Saturday, February 28, 2009

And Yet Another Winter Coastal Storm

So hear I sit. My home is warm and dry. It's nestled in pine and live and pin oak trees beside a small canal. It is the same canal dug many years ago as a means of floating by barge the granite slabs used to build the Wright Brothers Memorial very close by. Our home is 1 mile by street to the Kill Devil Hills, First Street beach access.

Another winter collision is about to occur between a coastal low pressure system crawling northward up the coast and arctic air sweeping in from the northwest tomorrow night. We may get snow or sleet or rain. Who knows? We are sure to get wind though---and, as usual, plenty of it.

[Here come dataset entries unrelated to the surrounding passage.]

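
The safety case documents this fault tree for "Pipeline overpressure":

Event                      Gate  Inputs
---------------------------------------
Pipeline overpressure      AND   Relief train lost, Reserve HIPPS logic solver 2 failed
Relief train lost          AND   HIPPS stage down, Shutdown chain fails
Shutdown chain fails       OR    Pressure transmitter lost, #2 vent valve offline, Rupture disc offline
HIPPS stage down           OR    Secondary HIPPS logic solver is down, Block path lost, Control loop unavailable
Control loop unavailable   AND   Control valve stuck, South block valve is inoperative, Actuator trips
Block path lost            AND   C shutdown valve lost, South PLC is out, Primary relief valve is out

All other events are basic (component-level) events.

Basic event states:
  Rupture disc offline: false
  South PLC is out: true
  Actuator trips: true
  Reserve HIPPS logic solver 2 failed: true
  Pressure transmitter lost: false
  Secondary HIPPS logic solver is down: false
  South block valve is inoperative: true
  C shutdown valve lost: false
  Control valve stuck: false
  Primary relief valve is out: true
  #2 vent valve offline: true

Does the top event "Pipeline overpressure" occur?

No

Block path lost [AND]: C shutdown valve lost=not, South PLC is out=occurs, Primary relief valve is out=occurs → not all inputs occur → does not occur.
Control loop unavailable [AND]: Control valve stuck=not, South block valve is inoperative=occurs, Actuator trips=occurs → not all inputs occur → does not occur.
HIPPS stage down [OR]: Secondary HIPPS logic solver is down=not, Block path lost=not, Control loop unavailable=not → no input occurs → does not occur.
Shutdown chain fails [OR]: Pressure transmitter lost=not, #2 vent valve offline=occurs, Rupture disc offline=not → at least one input occurs → occurs.
Relief train lost [AND]: HIPPS stage down=not, Shutdown chain fails=occurs → not all inputs occur → does not occur.
Pipeline overpressure [AND]: Relief train lost=not, Reserve HIPPS logic solver 2 failed=occurs → not all inputs occur → does not occur.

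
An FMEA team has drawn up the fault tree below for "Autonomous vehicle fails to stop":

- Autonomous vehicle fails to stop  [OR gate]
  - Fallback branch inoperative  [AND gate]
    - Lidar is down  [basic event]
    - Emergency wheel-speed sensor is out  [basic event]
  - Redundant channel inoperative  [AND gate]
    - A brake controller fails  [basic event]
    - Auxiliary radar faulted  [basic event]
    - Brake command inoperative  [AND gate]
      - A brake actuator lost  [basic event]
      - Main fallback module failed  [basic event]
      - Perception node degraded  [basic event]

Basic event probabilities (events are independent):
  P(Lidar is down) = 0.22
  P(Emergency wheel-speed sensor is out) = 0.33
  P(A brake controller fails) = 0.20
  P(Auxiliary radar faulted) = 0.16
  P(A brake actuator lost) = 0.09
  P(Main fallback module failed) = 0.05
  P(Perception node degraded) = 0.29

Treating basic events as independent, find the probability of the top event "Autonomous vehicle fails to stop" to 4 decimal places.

0.0726

P(Fallback branch inoperative) [AND] = 0.22 × 0.33 = 0.072600
P(Brake command inoperative) [AND] = 0.09 × 0.05 × 0.29 = 0.001305
P(Redundant channel inoperative) [AND] = 0.20 × 0.16 × 0.001305 = 0.000042
P(Autonomous vehicle fails to stop) [OR] = 1 − (1−0.072600) × (1−0.000042) = 0.072639
Rounded to 4 decimal places: P(Autonomous vehicle fails to stop) ≈ 0.0726.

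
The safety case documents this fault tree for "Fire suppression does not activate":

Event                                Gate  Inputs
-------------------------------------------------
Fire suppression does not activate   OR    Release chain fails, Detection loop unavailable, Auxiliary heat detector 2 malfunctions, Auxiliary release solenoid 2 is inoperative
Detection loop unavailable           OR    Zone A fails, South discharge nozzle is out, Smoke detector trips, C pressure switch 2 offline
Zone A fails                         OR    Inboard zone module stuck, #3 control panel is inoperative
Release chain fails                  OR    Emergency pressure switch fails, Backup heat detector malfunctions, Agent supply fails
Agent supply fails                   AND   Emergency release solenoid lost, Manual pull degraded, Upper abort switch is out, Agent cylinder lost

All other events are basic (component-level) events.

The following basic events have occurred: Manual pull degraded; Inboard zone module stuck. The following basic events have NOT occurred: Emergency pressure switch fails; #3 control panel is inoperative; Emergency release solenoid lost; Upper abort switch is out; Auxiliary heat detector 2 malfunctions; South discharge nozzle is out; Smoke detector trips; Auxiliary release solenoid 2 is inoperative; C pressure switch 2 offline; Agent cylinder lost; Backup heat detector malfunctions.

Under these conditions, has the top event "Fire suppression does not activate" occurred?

Agent supply fails [AND]: Emergency release solenoid lost=not, Manual pull degraded=occurs, Upper abort switch is out=not, Agent cylinder lost=not → not all inputs occur → does not occur.
Release chain fails [OR]: Emergency pressure switch fails=not, Backup heat detector malfunctions=not, Agent supply fails=not → no input occurs → does not occur.
Zone A fails [OR]: Inboard zone module stuck=occurs, #3 control panel is inoperative=not → at least one input occurs → occurs.
Detection loop unavailable [OR]: Zone A fails=occurs, South discharge nozzle is out=not, Smoke detector trips=not, C pressure switch 2 offline=not → at least one input occurs → occurs.
Fire suppression does not activate [OR]: Release chain fails=not, Detection loop unavailable=occurs, Auxiliary heat detector 2 malfunctions=not, Auxiliary release solenoid 2 is inoperative=not → at least one input occurs → occurs.

Yes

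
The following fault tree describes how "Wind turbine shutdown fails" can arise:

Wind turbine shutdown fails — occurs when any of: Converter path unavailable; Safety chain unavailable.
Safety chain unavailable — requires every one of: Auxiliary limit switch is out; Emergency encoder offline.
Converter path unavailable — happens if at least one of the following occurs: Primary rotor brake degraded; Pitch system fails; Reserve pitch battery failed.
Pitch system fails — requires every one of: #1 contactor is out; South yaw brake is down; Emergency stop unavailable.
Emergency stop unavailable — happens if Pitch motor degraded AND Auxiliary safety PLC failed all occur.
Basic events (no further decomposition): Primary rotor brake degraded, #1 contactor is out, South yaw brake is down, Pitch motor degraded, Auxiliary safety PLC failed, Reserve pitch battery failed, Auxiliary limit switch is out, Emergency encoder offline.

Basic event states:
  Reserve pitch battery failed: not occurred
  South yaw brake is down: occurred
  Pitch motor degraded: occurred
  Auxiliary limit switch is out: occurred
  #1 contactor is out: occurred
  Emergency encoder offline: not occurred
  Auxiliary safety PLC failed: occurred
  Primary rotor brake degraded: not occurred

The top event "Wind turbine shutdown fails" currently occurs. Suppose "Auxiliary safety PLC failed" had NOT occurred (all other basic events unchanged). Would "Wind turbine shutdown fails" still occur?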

We can count on our home of 21 years keeping us warm and dry once again. We are grateful for it. This is the home we were going to live in for only 5 years and then build on another lot we have in Southern Shores. But our youngest child was born in it and no one in our family wanted to move from it after Jack came along. It has become a sort of sacred family site. So here we are.

The shed out back has a rack full of window storm shutters I custom built for every window on the house. One of the shutters for one of our front windows has a list of every hurricane our home has been shuttered for. The list includes infamous names, among others, Emily, Fran, Bertha, Floyd, and Isabel. Many unnamed storms never made the shutter including several unnamed northeasters which have blown in excess of the 75 mile-an-hour threshold hurricane force wind, the 1993 "Storm of the Century", the "October Storm", which produced the "Perfect Storm" off the northeast coast of the United States and the largest surf I've ever witnessed on this coast having lived here virtually my whole life. Countless unnamed storms rake this part of the coast regularly, usually going unheralded by the now very fashionable storm-chasing media. They are part of routine living on the Outer Banks.

March is now on the doorstep. The ocean water is 43 degrees. The month of "Maypril" is on the near horizon with it's playful torture of our expectations for coming good weather, and another storm is brewing. I suppose I'll spend some time on the trainer tomorrow and duck another messy winter day.